Antes, André Ventura tinha ainda acusado a esquerda de ter negociado com o Governo “um acordo ao domingo” para as pensões como moeda de troca para que BE e PCP deixassem cair a descida do IVA na eletricidade. “Uns não se vendem ao governo, outros estão sempre prontos a dar mão ao Governo do PS”, atirou André Ventura.

Esta segunda-feira, PCP e Bloco de Esquerda — que tinha anunciado um voto em todas as propostas que descessem o IVA na eletricidade — ajudaram a chumbar uma das medidas que o PSD tinha avançado como contrapartida a uma redução da fatura da energia. Os três partidos propunham diferentes formas de redução dos custos para os consumidores, mas até aqui ganhava força uma possível coligação negativa, que isolaria o PS. Com este chumbo à contrapartida do PSD — um corte de 22 milhões de euros nos gabinetes — fica em dúvida a potencial redução do IVA na energia, que será votada esta quarta-feira. Por outro lado, foi esta segunda-feira aprovado um aumento extraordinário das pensões.

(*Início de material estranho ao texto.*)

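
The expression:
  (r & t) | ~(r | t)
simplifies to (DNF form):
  (r & t) | (~r & ~t)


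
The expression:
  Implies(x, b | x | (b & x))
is always true.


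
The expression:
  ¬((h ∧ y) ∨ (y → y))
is never true.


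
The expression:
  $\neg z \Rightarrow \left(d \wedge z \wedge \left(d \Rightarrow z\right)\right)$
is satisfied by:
  {z: True}


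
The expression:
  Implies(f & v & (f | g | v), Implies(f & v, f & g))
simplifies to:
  g | ~f | ~v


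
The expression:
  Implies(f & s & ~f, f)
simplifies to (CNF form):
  True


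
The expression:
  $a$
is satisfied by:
  {a: True}


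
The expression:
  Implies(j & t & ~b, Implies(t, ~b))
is always true.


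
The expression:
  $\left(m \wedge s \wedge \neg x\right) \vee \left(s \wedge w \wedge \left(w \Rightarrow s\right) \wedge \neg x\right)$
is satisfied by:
  {m: True, w: True, s: True, x: False}
  {m: True, s: True, x: False, w: False}
  {w: True, s: True, x: False, m: False}


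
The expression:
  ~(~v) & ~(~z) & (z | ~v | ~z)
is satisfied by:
  {z: True, v: True}


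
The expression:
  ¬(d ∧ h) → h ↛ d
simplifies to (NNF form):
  h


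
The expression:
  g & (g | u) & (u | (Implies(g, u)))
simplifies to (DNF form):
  g & u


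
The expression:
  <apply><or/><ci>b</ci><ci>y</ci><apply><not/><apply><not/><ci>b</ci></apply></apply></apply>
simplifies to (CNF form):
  <apply><or/><ci>b</ci><ci>y</ci></apply>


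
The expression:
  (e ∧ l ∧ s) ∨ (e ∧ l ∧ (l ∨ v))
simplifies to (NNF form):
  e ∧ l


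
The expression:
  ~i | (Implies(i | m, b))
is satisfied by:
  {b: True, i: False}
  {i: False, b: False}
  {i: True, b: True}


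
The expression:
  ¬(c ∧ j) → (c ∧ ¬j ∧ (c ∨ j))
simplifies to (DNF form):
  c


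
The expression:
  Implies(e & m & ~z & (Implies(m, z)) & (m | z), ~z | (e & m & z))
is always true.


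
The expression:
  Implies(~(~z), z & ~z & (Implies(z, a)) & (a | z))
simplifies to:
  ~z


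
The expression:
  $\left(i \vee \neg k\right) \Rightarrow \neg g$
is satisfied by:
  {k: True, i: False, g: False}
  {i: False, g: False, k: False}
  {k: True, i: True, g: False}
  {i: True, k: False, g: False}
  {g: True, k: True, i: False}


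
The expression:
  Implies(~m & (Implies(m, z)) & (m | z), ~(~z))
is always true.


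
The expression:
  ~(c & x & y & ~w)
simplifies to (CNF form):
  w | ~c | ~x | ~y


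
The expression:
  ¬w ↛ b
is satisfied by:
  {b: True, w: False}
  {w: False, b: False}
  {w: True, b: True}


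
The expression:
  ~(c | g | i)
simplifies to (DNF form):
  ~c & ~g & ~i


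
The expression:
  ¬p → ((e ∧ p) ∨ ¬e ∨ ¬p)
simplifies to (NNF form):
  True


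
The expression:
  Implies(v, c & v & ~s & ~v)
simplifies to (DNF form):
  ~v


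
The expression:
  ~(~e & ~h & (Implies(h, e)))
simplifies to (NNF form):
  e | h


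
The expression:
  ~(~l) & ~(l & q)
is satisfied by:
  {l: True, q: False}


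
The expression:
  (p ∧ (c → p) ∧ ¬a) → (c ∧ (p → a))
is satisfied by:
  {a: True, p: False}
  {p: False, a: False}
  {p: True, a: True}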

Chega e Bloco de Esquerda acabaram por protagonizar o momento mais acalorado da manhã até ao momento, com enfoque na habitação pública. André Ventura desafiou o Bloco a dizer que tipo de habitação pública quer em troca da quantidade de impostos que propõe. “A classe média está farta, farta de pagar impostos. E as vossas propostas são sempre para aumentar mais os impostos. Um dia vai-vos sair mais cara do que pensam”, afirmou. O Bloco de Esquerda respondeu que André Ventura quer destruir a habitação pública. “Leia o seu programa”, gritou na bancada o deputado Jorge Costa.

“Bem prega Frei Tomás”. Cativações marcaram início do debate

O PSD arrancou o segundo dia de debate e votações na especialidade com o tema das cativações e com uma frase que os vários grupos parlamentares, e também o Governo, foram repetindo: “Bem prega Frei Tomás, faz o que ele diz não faças o que ele faz”. O deputado social-democrata Alberto Fonseca usou a frase para censurar os partidos da esquerda por, ao longo da discussão do OE, criticarem as cativações do Ministério das Finanças, mas depois votarem contra as propostas do PSD para descativar despesa nas entidades reguladoras.

A primeira resposta veio do secretário de Estado do Orçamento, João Leão, que repetiu o ditado, mas com o PSD como destinatário. “Tem razão senhor deputado: ‘Bem prega Frei Tomás’. O PSD passou o tempo a queixar-se que este orçamento tem um excesso de despesa. E o que apresenta? Medidas para aumentar a despesa”.

O PS pegou no tema e atacou o PSD enquanto governo, lembrando os oito orçamentos retificativos do governo social-democrata. “Precisaram de oito orçamentos para acertar alguma coisa. (…) As cativações sempre foram um instrumento de política orçamental e um bom instrumento que os senhores também usaram durante quatro anos”.

Cecília Meireles, do CDS-PP, preferiu puxar pelo tema das pensões e o aumento extraordinário aprovado na segunda-feira, no primeiro dia de debate e votações do OE na especialidade. Para o CDS, as pensões mais baixas têm um aumento extraordinário de seis euros, inferior às outras, que é de dez euros. “É esta a vossa ideia de justiça social”, questionou a deputada às bancadas da esquerda.